Prof. Rudesill’s scholarship and teaching focus on three overlapping areas: U.S. national security law and policy (especially use of force domestically and internationally, secrecy, intelligence, and nuclear weapons); legislative bodies and the legislation they produce; and the ethical responsibilities of professionals. His scholarship has appeared in the Georgetown Law Journal, Journal of National Security Law and Policy, Yale Journal of International Law, Harvard National Security Journal, and Stanford Journal of International Law, among other publications. His writing has also appeared in Lawfare, Just Security, The New York Times, The Hill, and other popular publications.

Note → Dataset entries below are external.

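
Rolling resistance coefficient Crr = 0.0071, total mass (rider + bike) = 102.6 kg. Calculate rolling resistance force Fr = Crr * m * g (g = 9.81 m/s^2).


Fr = Crr * m * g
= 0.0071 * 102.6 * 9.81
= 7.146 N

7.146 N


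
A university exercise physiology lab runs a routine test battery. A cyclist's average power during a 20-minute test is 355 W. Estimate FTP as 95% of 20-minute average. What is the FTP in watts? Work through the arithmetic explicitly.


FTP = 20-min power * 0.95
= 355 * 0.95
= 337.25 W

337.25 W


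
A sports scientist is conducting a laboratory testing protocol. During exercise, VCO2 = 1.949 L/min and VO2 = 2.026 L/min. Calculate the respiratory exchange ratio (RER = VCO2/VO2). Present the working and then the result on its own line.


RER = VCO2 / VO2
= 1.949 / 2.026
= 0.962

0.962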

He is regularly interviewed or quoted by print, cable, radio, and online media, including the BBC, France24, NBC, NewsNation, Politico, The Atlantic, Wall Street Journal, the Christian Science Monitor, and many other publications in the United States and worldwide. Prof. Rudesill is past Chair of the National Security Section of the American Association of Law Schools (AALS). In 2019, he was the first legal scholar awarded the Sidney D. Drell Academic Achievement Award, for scholarship and teaching regarding intelligence.
Prof. Rudesill is one of relatively few U.S. legal scholars who has served in all three branches of the federal government, and one of the small handful who have served inside an intelligence agency. He has advised senior leaders at the U.S. Senate Budget Committee, the Office of the Director of National Intelligence (ODNI), the Obama-Biden Presidential Transition’s Intelligence Team, and the U.S. Court of Appeals for the Eighth Circuit.

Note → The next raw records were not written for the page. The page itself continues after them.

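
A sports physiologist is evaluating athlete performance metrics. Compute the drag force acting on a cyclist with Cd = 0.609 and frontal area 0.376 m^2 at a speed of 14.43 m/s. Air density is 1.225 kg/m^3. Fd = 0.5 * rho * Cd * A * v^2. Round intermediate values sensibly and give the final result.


Step 1: v^2 = 208.2249
Step 2: Fd = 0.5 * 1.225 * 0.609 * 0.376 * 208.2249
= 29.204 N

29.204 N


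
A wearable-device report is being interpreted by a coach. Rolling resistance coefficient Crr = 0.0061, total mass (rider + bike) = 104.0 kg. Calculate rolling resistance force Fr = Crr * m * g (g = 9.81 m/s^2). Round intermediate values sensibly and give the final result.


Fr = Crr * m * g
= 0.0061 * 104.0 * 9.81
= 6.223 N

6.223 N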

Before joining Ohio State’s faculty, Prof. Rudesill was a visiting professor at Georgetown University Law Center. Earlier in his career, he was selected for the Council on Foreign Relations International Affairs Fellowship, and was an associate at the law firm of Covington & Burling and a visiting fellow at the Center for Strategic and International Studies (CSIS), both in Washington, D.C.
Prof. Rudesill received his B.A. degree from St. Olaf College, and his J.D. degree from Yale Law School.